Lisp is a dangerous language that shouldn't be taught or used these days. There are plenty of superior programming techniques.

Mathematical programming - linear programming, finite domain constraint programming, constraint logic programming, logic programming, relational programming

Static functional programming - ml, haskell

A good modern introduction to programming is Concepts, Techniques, and Models of Computer Programming, by Peter Van Roy and Saif Haridi. It's far superior to the commonly mentioned lisp book Structure and Interpretation of Computer Programs.

What kind of argument is this.

> constraint logic programming, logic programming

The book you comment on actually implments a logic programming system.

Both common lisp and clojure have implmentations of high performance logic systems.

> Static functional programming

Both Clojure and Common Lisp have type systems that can do most things ml and haskell can do. Its arguable that some of this (in the CL) are even more powerful then what haskell has.

Im not sure on what the other types of programming are but the do not at sound like things that a library can not do. Can you give a example of something that you can not do in clojure or commen lisp that is possible without in these other languages that you have not actually provieded.
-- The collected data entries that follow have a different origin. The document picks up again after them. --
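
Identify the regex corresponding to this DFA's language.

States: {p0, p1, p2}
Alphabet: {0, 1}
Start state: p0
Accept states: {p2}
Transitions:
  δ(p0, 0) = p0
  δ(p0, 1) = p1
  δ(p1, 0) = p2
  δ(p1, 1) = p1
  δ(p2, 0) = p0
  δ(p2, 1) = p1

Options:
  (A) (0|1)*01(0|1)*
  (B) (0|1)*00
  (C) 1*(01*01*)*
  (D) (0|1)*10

Check each option against the DFA on short strings; one disagreement eliminates an option:
  (A) (0|1)*01(0|1)*: on '01' the DFA goes p0 → p0 → p1 and rejects (p1 ∉ Accept), but the regex matches it → eliminate
  (B) (0|1)*00: on '00' the DFA goes p0 → p0 → p0 and rejects (p0 ∉ Accept), but the regex matches it → eliminate
  (C) 1*(01*01*)*: on ε the DFA stays in p0 and rejects (p0 ∉ Accept), but the regex matches it → eliminate
  (D) (0|1)*10: agrees with the DFA on every string of length ≤ 6
Only (D) is consistent with the DFA.
(D) (0|1)*10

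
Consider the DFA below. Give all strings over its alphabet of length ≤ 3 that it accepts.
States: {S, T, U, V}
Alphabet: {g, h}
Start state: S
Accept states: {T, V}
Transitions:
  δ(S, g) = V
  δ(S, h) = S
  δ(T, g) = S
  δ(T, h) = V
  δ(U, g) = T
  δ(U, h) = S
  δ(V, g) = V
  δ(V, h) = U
g, gg, hg, ggg, ghg, hgg, hhg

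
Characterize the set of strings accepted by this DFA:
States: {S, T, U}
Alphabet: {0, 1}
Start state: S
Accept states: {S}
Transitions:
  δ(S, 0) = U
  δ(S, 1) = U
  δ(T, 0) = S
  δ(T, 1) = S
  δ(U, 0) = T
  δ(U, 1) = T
Testing a few strings:
  '101' → accept
  '100' → accept
  '1101' → reject
  '111' → accept
State roles: S=length ≡ 0 (mod 3); T=length ≡ 2 (mod 3); U=length ≡ 1 (mod 3)
All binary strings whose length is a multiple of 3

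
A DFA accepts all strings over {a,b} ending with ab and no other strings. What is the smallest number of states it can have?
By Myhill–Nerode, count the distinguishable equivalence classes: 3 classes — one per longest suffix of the input that is a prefix of 'ab' (lengths 0 through 2); only the length-2 class is accepting.
3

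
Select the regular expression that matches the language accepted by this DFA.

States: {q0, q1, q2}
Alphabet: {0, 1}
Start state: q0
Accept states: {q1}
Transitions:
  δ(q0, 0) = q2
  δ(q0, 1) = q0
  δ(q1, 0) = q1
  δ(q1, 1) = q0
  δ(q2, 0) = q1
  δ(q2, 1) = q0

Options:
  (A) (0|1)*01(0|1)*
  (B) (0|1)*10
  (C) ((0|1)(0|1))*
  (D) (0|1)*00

Check each option against the DFA on short strings; one disagreement eliminates an option:
  (A) (0|1)*01(0|1)*: on '00' the DFA goes q0 → q2 → q1 and accepts (q1 ∈ Accept), but the regex does not match it → eliminate
  (B) (0|1)*10: on '00' the DFA goes q0 → q2 → q1 and accepts (q1 ∈ Accept), but the regex does not match it → eliminate
  (C) ((0|1)(0|1))*: on ε the DFA stays in q0 and rejects (q0 ∉ Accept), but the regex matches it → eliminate
  (D) (0|1)*00: agrees with the DFA on every string of length ≤ 6
Only (D) is consistent with the DFA.
(D) (0|1)*00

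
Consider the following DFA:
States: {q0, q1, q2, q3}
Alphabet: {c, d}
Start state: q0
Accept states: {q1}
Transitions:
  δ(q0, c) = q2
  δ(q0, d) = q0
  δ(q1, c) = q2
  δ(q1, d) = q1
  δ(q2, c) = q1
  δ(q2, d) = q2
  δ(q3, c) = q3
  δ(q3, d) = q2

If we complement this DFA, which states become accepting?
Complement accept states = All states \ Original accept states
= {q0, q1, q2, q3} \ {q1}
{q0, q2, q3}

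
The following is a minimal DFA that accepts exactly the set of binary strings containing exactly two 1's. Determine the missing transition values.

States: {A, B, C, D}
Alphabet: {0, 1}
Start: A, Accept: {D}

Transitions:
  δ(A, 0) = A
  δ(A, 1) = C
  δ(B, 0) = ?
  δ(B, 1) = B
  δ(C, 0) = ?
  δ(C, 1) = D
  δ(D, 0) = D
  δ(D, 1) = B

From the language and accept set, identify what each state tracks — A: zero 1's; B: ≥ three 1's (dead); C: one 1; D: two 1's.
Each missing δ(q, a) is the state matching the new tracked value after reading a.
δ(B, 0) = B; δ(C, 0) = C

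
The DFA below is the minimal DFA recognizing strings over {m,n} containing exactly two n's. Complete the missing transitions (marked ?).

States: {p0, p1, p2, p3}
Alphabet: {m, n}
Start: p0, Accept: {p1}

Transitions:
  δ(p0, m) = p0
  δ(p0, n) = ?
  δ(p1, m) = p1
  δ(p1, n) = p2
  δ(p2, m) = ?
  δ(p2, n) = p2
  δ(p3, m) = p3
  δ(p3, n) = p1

From the language and accept set, identify what each state tracks — p0: zero n's; p1: two n's; p2: ≥ three n's (dead); p3: one n.
Each missing δ(q, a) is the state matching the new tracked value after reading a.
δ(p0, n) = p3; δ(p2, m) = p2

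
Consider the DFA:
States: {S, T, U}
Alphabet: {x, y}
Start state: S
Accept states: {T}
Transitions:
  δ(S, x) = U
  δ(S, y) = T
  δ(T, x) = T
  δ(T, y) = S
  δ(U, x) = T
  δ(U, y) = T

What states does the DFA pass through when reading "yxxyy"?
read 'y': S → T
  read 'x': T → T
  read 'x': T → T
  read 'y': T → S
  read 'y': S → T
S -> T -> T -> T -> S -> T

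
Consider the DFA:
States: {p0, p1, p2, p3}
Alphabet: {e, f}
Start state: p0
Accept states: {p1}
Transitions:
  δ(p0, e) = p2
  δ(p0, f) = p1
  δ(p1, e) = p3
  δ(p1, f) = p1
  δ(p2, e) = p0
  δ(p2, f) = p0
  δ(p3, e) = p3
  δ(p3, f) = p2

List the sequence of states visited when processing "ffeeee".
read 'f': p0 → p1
  read 'f': p1 → p1
  read 'e': p1 → p3
  read 'e': p3 → p3
  read 'e': p3 → p3
  read 'e': p3 → p3
p0 -> p1 -> p1 -> p3 -> p3 -> p3 -> p3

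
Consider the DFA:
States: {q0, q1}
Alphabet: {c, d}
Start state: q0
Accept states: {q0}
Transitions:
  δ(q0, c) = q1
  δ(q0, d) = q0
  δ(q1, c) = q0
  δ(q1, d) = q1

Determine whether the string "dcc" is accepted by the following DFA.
Processing string "dcc":
  q0 --d--> q0
  q0 --c--> q1
  q1 --c--> q0
Final state: q0
Accept states: {q0}
Yes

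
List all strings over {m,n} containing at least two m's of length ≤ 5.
mm, mmm, mmn, mnm, nmm, mmmm, mmmn, mmnm, mmnn, mnmm, mnmn, mnnm, nmmm, nmmn, nmnm, nnmm, mmmmm, mmmmn, mmmnm, mmmnn, mmnmm, mmnmn, mmnnm, mmnnn, mnmmm, mnmmn, mnmnm, mnmnn, mnnmm, mnnmn, mnnnm, nmmmm, nmmmn, nmmnm, nmmnn, nmnmm, nmnmn, nmnnm, nnmmm, nnmmn, nnmnm, nnnmm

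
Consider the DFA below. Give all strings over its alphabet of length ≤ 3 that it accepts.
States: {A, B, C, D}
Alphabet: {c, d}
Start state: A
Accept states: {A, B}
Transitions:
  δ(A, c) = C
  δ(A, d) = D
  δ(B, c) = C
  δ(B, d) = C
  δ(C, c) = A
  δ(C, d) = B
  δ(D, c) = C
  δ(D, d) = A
ε, cc, cd, dd, dcc, dcd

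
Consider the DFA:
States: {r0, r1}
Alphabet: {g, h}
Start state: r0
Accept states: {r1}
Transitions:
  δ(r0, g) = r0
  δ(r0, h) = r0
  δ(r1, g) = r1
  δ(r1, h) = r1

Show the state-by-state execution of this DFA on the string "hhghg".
read 'h': r0 → r0
  read 'h': r0 → r0
  read 'g': r0 → r0
  read 'h': r0 → r0
  read 'g': r0 → r0
r0 -> r0 -> r0 -> r0 -> r0 -> r0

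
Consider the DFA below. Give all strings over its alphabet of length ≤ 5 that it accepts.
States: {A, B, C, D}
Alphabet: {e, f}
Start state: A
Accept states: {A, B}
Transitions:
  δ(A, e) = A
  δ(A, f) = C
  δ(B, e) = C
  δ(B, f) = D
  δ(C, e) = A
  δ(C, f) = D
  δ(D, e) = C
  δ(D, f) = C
ε, e, ee, fe, eee, efe, fee, eeee, eefe, efee, feee, fefe, ffee, fffe, eeeee, eeefe, eefee, efeee, efefe, effee, efffe, feeee, feefe, fefee, ffeee, fffee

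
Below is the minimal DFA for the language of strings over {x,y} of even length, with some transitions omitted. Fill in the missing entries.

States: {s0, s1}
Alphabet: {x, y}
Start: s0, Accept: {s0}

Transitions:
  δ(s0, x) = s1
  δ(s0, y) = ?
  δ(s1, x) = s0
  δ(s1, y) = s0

From the language and accept set, identify what each state tracks — s0: even length so far; s1: odd length so far.
Each missing δ(q, a) is the state matching the new tracked value after reading a.
δ(s0, y) = s1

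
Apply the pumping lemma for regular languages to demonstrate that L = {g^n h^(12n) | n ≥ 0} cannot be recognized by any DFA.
Assume L is regular with pumping length p. Idea: pumping the g-block breaks the 1:12 ratio.
Choose s = g^p h^(12p) (length 13p ≥ p). By the pumping lemma, s = xyz with |xy| ≤ p, |y| > 0, so y = g^k with k ≥ 1. Then xy²z = g^(p+k) h^(12p). For this to be in L we would need 12p = 12(p+k), i.e. 12k = 0, contradicting k ≥ 1. So xy²z ∉ L.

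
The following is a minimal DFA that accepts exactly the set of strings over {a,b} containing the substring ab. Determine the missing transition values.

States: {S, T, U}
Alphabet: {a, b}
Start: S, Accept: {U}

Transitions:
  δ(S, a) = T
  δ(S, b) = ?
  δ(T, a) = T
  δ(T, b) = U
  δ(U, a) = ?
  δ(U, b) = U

From the language and accept set, identify what each state tracks — S: no a seen yet; T: seen a a, waiting for b; U: substring ab seen.
Each missing δ(q, a) is the state matching the new tracked value after reading a.
δ(S, b) = S; δ(U, a) = U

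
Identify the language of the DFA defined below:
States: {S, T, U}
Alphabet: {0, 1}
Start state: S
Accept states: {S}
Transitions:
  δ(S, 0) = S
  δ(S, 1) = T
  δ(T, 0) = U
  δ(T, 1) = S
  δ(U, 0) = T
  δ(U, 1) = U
Testing a few strings:
  '10' → reject
  '111' → reject
  '1' → reject
  '010' → reject
State roles: S=value ≡ 0 (mod 3); T=value ≡ 1 (mod 3); U=value ≡ 2 (mod 3)
All binary strings representing a multiple of 3 (read in base 2; leading zeros allowed and ε counts as 0)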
> Concepts, Techniques, and Models of Computer Programming

It is a very good book. However 99.99% of programming today are not done with these modern concepts. It are actually langauges like clojure that push some of the technics like constraint logic programming more into the mainstream. Check out core.logic.

> Both Clojure and Common Lisp have type systems that can do most things ml and haskell can do.

I don't know about that, Haskell has quite a few very non-trivial extensions in it's type system that I have yet to see replicated outside of research languages. ( Rank-N Types, GADTs, Kind polymorphism, etc).